Skip it when customer features matter — Thompson treats every customer the same. Combine it via contextual-bandit techniques (or use neural_cf for explicit user × offer modeling) when context is signal.

The math

For each arm i:
  posterior_i  ~  Beta(α_i, β_i)
  sample_i      = sampleBeta(α_i, β_i)

ranked_arms = sort(arms, by: sample_i, desc)

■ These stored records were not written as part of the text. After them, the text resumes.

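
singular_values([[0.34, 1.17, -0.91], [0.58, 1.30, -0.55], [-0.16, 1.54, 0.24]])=[2.46, 0.98, 0.28]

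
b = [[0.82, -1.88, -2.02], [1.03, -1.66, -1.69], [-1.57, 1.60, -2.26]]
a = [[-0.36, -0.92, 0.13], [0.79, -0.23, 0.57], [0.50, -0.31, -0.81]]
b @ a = [[-2.79,0.3,0.67], [-2.53,-0.04,0.56], [0.7,1.78,2.54]]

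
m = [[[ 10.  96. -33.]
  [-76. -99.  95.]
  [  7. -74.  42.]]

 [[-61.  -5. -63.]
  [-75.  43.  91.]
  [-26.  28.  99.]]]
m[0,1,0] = -76.0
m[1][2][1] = 28.0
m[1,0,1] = -5.0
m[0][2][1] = -74.0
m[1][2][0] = -26.0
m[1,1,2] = 91.0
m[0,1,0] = -76.0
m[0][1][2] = 95.0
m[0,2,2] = 42.0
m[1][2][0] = -26.0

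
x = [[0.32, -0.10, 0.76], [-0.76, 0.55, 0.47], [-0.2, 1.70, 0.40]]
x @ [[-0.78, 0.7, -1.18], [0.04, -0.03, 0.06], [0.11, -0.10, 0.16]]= [[-0.17, 0.15, -0.26], [0.67, -0.60, 1.0], [0.27, -0.23, 0.4]]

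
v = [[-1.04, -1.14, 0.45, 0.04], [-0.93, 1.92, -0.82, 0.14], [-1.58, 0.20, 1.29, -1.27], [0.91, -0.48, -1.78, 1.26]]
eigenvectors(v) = [[-0.21-0.01j,-0.21+0.01j,-0.76+0.00j,(0.09+0j)], [0.59+0.00j,(0.59-0j),(-0.35+0j),(0.22+0j)], [-0.15-0.48j,-0.15+0.48j,(-0.53+0j),(0.64+0j)], [(0.19+0.56j),0.19-0.56j,(-0.17+0j),0.73+0.00j]]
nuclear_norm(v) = 7.42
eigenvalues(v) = [(2.5+0.8j), (2.5-0.8j), (-1.25+0j), (-0.32+0j)]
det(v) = 2.75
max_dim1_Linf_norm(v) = 1.92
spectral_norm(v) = 3.43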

# After observing outcome for arm i:
α_i += (positive ? 1 : 0)
β_i += (positive ? 0 : 1)
Beta is the conjugate prior for Bernoulli — the posterior after n_pos positives and n_neg negatives starting from α₀ = β₀ = 1 (uniform prior) is Beta(α₀ + n_pos, β₀ + n_neg). Mean = α / (α + β). Variance shrinks as α + β grows.

Fixture config

{
  "modelType": "thompson_bandit",
  "modelState": {
    "arms": {
      "off-travel":   { "alpha": 22, "beta": 80 },
      "off-cashback": { "alpha": 65, "beta": 38 },
      "off-nofee":    { "alpha": 12, "beta": 90 }
    }
  }
}
Mean conversion rates: travel ≈ 22% (22 / 102), cashback ≈ 63% (65 / 103), nofee ≈ 12% (12 / 102). The proof script averages 1000 Thompson draws and confirms cashback wins 100% of samples — its posterior is concentrated far above the others. With less evidence (smaller α + β), exploration would mix.

Training

There’s no batch training. Update happens via POST /api/v1/respond — every outcome increments the relevant arm’s α or β. The engine’s auto-learn.ts handles this in the respond pipeline. No retrain endpoint needed. To bootstrap: seed each arm with α = β = 1 (uniform prior). To inject domain priors: seed α = expected_rate × N, β = (1 - expected_rate) × N for a “virtual N samples” of expected behavior.

Score interpretation

  • score for any one call is a Beta sample — stochastic by design.
  • Over many requests, the chosen arm distribution converges to the optimal arm asymptotically (Thompson regret is O(log T)).
  • explanations[] contains all arm scores for the call, so traces can show the full draw.

Pitfalls

  • Combining with PRIE — Thompson’s stochastic sampling doesn’t compose well with PRIE’s geometric mean. Use method: propensity (raw Thompson score = propensity) rather than method: formula.
  • Sample-size starvation — once an arm accumulates 50+ negative-only outcomes (α=1, β=51), it almost never gets explored. The propensity floor helps, but the right fix is to reset arms periodically (POST /api/v1/algorithm-models/<id>/reset-offer) when business conditions change.
  • Reward latency — if conversions take days to fire back as outcomes, Thompson runs blind during the lag. Pair with a short-term proxy reward (e.g. click-through) for faster feedback.
  • Cross-customer drift — Thompson assumes a stationary conversion rate per arm. If demand shifts (seasonality, campaign changes), the bandit lags. Decay old evidence by aging α/β toward the prior over time (not built-in; implement in auto-learn).
  • Arms that should never compete — Thompson treats every arm as exchangeable. If you have a “premium” arm that should only show to specific customers, encode the gating via Qualify rules — Thompson runs only over the surviving candidates.